Dans le contexte du glioblastome, la protéine kinase dépendante de l’ADN (DNA-PK), normalement impliquée dans la réparation des dommages à l’ADN, permet une réponse inflammatoire en présence d’ADN cytosolique, notamment lorsque les cellules sont confrontées à un stress génotoxique [ 6 ]. D’une part, ce complexe de réparation de l’ADN favorise des réponses inflammatoires indépendantes de cGAS, en activant directement des facteurs de transcription contrôlant la production de cytokines. D’autre part, la DNA-PK potentialise l’activation de cGAS, ce qui augmente la production de cGAMP ( Figure 1C ) . La synergie de ces mécanismes augmente les réponses inflammatoires lorsque cGAS et DNA-PK sont présentes. La coopération entre ces deux voies de signalisation favorise le recrutement de cellules microgliales dans le microenvironnement tumoral dans un modèle de glioblastome [ 6 ]. Ce recrutement tumoral accru de cellules immunitaires lorsque cGAS est présent dans les cellules tumorales entrave les étapes précoces de la croissance tumorale. Par ailleurs, nous avons montré que plus les gliomes évoluent vers le stade glioblastome, plus le niveau d’expression de cGAS et DNA-PK est augmenté.

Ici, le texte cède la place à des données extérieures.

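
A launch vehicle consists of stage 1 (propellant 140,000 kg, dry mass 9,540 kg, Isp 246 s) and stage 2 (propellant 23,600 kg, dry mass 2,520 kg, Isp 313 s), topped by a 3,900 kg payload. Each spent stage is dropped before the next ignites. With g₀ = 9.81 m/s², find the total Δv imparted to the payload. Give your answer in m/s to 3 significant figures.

Ignition mass of stage 1 = 140,000+9,540 + 23,600+2,520 + 3,900 = 179,560 kg.
Stage 1: m₀ = 179,560 kg, m_f = 179,560 − 140,000 = 39,560 kg; Δv = 246×9.81×ln(4.539) = 2413.3×1.5127 ≈ 3651 m/s.
Stage 2: m₀ = 30,020 kg, m_f = 30,020 − 23,600 = 6,420 kg; Δv = 313×9.81×ln(4.676) = 3070.5×1.5424 ≈ 4736 m/s.
Total Δv = 3651 + 4736 = 8387 m/s.

Δv ≈ 8390 m/s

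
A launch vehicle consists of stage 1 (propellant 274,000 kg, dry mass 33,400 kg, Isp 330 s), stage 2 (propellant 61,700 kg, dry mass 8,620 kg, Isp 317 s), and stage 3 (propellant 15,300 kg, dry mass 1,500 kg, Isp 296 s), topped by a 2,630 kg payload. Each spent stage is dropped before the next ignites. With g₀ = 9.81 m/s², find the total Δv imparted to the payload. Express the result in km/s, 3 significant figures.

Ignition mass of stage 1 = 274,000+33,400 + 61,700+8,620 + 15,300+1,500 + 2,630 = 397,150 kg.
Stage 1: m₀ = 397,150 kg, m_f = 397,150 − 274,000 = 123,150 kg; Δv = 330×9.81×ln(3.225) = 3237.3×1.1709 ≈ 3791 m/s.
Stage 2: m₀ = 89,750 kg, m_f = 89,750 − 61,700 = 28,050 kg; Δv = 317×9.81×ln(3.2) = 3109.8×1.1630 ≈ 3617 m/s.
Stage 3: m₀ = 19,430 kg, m_f = 19,430 − 15,300 = 4,130 kg; Δv = 296×9.81×ln(4.705) = 2903.8×1.5485 ≈ 4497 m/s.
Total Δv = 3791 + 3617 + 4497 = 11905 m/s.

Δv ≈ 11.9 km/s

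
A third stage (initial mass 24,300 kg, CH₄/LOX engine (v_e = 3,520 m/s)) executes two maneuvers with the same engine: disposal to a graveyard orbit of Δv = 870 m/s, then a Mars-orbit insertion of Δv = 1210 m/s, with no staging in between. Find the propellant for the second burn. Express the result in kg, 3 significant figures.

propellant for the second burn ≈ 5520 kg

After the first burn: m = 24300 × exp(−870/3520.0) = 24300 × 0.78102 = 18,978.8 kg.
After the second burn: m = 18,978.8 × exp(−1210/3520.0) = 18,978.8 × 0.70911 = 13,458.1 kg.
Second-burn propellant = 18,978.8 − 13,458.1 = 5,520.7 kg.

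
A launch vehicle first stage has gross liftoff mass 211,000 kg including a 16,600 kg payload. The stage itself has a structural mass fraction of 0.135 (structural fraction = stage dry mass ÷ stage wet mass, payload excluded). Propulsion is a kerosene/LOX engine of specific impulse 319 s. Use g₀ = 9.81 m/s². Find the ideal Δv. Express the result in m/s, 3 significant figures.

Stage wet mass = m₀ − payload = 211,000 − 16,600 = 194,400 kg.
Stage dry mass = ε × stage wet mass = 0.135 × 194,400 = 26,244 kg.
Burnout mass m_f = stage dry + payload = 26,244 + 16,600 = 42,844 kg.
v_e = Isp · g₀ = 319 × 9.81 = 3129.4 m/s.
By the Tsiolkovsky rocket equation, Δv = v_e · ln(211,000/42,844) = 3129.4 × ln(4.925) = 3129.4 × 1.5943 ≈ 4989 m/s.

Δv ≈ 4990 m/s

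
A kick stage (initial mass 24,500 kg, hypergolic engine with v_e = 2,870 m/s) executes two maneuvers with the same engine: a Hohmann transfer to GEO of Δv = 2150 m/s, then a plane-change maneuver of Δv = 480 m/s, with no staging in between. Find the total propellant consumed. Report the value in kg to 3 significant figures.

After the first burn: m = 24500 × exp(−2150/2870.0) = 24500 × 0.47278 = 11,583.1 kg.
After the second burn: m = 11,583.1 × exp(−480/2870.0) = 11,583.1 × 0.84599 = 9,799.19 kg.
Total propellant = m₀ − m_final = 24500 − 9,799.19 = 14,700.81 kg.

total propellant consumed ≈ 14700 kg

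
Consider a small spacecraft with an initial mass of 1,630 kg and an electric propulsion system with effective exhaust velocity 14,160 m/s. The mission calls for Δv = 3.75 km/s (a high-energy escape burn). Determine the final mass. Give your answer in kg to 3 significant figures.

m₀/m_f = exp(Δv / v_e) = exp(3750 / 14160.0) = exp(0.2648) = 1.3032.
m_f = m₀ / 1.3032 = 1,630 / 1.3032 = 1,250.77 kg.

final mass ≈ 1250 kg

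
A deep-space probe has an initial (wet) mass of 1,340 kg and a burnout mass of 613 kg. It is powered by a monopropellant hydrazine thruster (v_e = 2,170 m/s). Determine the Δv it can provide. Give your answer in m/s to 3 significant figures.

Δv = v_e · ln(m₀/m_f) = 2170.0 × ln(2.186) = 2170.0 × 0.7821 ≈ 1697.1 m/s.

Δv ≈ 1700 m/s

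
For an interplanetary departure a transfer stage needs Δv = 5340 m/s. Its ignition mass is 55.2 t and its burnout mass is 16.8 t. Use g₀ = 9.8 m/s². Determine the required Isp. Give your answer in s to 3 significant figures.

ln(m₀/m_f) = ln(55200/16800) = ln(3.286) = 1.1896.
Using Δv = v_e ln(m₀/m_f): v_e = Δv / ln(m₀/m_f) = 5340 / 1.1896 = 4489.0 m/s.
Isp = v_e / g₀ = 4489.0 / 9.8 = 458.1 s.

Isp ≈ 458 s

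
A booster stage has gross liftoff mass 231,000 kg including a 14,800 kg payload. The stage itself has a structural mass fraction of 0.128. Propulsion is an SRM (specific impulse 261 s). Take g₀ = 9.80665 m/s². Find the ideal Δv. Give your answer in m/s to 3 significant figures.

Stage wet mass = m₀ − payload = 231,000 − 14,800 = 216,200 kg.
Stage dry mass = ε × stage wet mass = 0.128 × 216,200 = 27,673.6 kg.
Burnout mass m_f = stage dry + payload = 27,673.6 + 14,800 = 42,473.6 kg.
v_e = Isp · g₀ = 261 × 9.80665 = 2559.5 m/s.
Δv = v_e · ln(231,000/42,473.6) = 2559.5 × ln(5.439) = 2559.5 × 1.6935 ≈ 4335 m/s.

Δv ≈ 4330 m/s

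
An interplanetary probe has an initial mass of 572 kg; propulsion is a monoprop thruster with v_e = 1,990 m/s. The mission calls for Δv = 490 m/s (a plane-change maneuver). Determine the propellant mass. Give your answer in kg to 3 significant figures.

propellant mass ≈ 125 kg

By the Tsiolkovsky rocket equation, m₀/m_f = exp(Δv / v_e) = exp(490 / 1990.0) = exp(0.2462) = 1.2792.
m_f = 572 / 1.2792 = 447.154 kg, so propellant = m₀ − m_f = 572 − 447.154 = 124.846 kg.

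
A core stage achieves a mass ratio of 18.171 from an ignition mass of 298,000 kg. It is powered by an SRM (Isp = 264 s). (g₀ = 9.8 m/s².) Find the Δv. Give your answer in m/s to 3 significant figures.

v_e = Isp · g₀ = 264 × 9.8 = 2587.2 m/s.
From the ideal rocket equation, Δv = v_e · ln(18.171) = 2587.2 × 2.8998 ≈ 7502.4 m/s.

Δv ≈ 7500 m/s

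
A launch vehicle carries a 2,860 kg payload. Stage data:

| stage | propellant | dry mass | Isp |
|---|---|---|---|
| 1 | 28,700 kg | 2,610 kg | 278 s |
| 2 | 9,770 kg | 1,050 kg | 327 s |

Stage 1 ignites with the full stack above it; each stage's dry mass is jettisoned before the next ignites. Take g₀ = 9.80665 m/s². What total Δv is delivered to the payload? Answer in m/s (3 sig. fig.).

Δv ≈ 6790 m/s

Ignition mass of stage 1 = 28,700+2,610 + 9,770+1,050 + 2,860 = 44,990 kg.
Stage 1: m₀ = 44,990 kg, m_f = 44,990 − 28,700 = 16,290 kg; Δv = 278×9.80665×ln(2.762) = 2726.2×1.0159 ≈ 2770 m/s.
Stage 2: m₀ = 13,680 kg, m_f = 13,680 − 9,770 = 3,910 kg; Δv = 327×9.80665×ln(3.499) = 3206.8×1.2524 ≈ 4016 m/s.
Total Δv = 2770 + 4016 = 6786 m/s.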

En nous fondant sur nos résultats expérimentaux, nous suggérons que l’analyse de la présence et de la fonctionnalité de la voie cGAS-STING est essentielle pour l’orientation thérapeutique des patients présentant un glioblastome. Lorsque cGAS est absent, il pourrait être préférable de stimuler STING pour favoriser la régression de la tumeur. À cet égard, l’utilisation d’agonistes de STING pourrait représenter une voie thérapeutique prometteuse [ 9 ]. Au contraire, lorsque cGAS est présent et favorise une inflammation chronique pro-tumorale, il pourrait convenir de l’inhiber ( Figure 1C ) .
Ainsi, nous suggérons que la signalisation dépendante de cGAS est acquise au cours de la progression tumorale, et que le ciblage de cette voie ne peut être efficace contre le glioblastome que si une stratification des patients est établie, fondée sur la présence de ce récepteur, mais aussi de la protéine DNA-PK, qui pourrait aussi être ciblée pour inhiber ou activer les réponses inflammatoires en fonction du statut inflammatoire de la tumeur. Des inhibiteurs de DNA-PK ont d’ailleurs été utilisés dans des études précliniques sur le glioblastome avec des résultats prometteurs [ 10 – 12 ], et plusieurs essais cliniques sont en cours (NCT01353625, NCT02977780 et NCT04555577).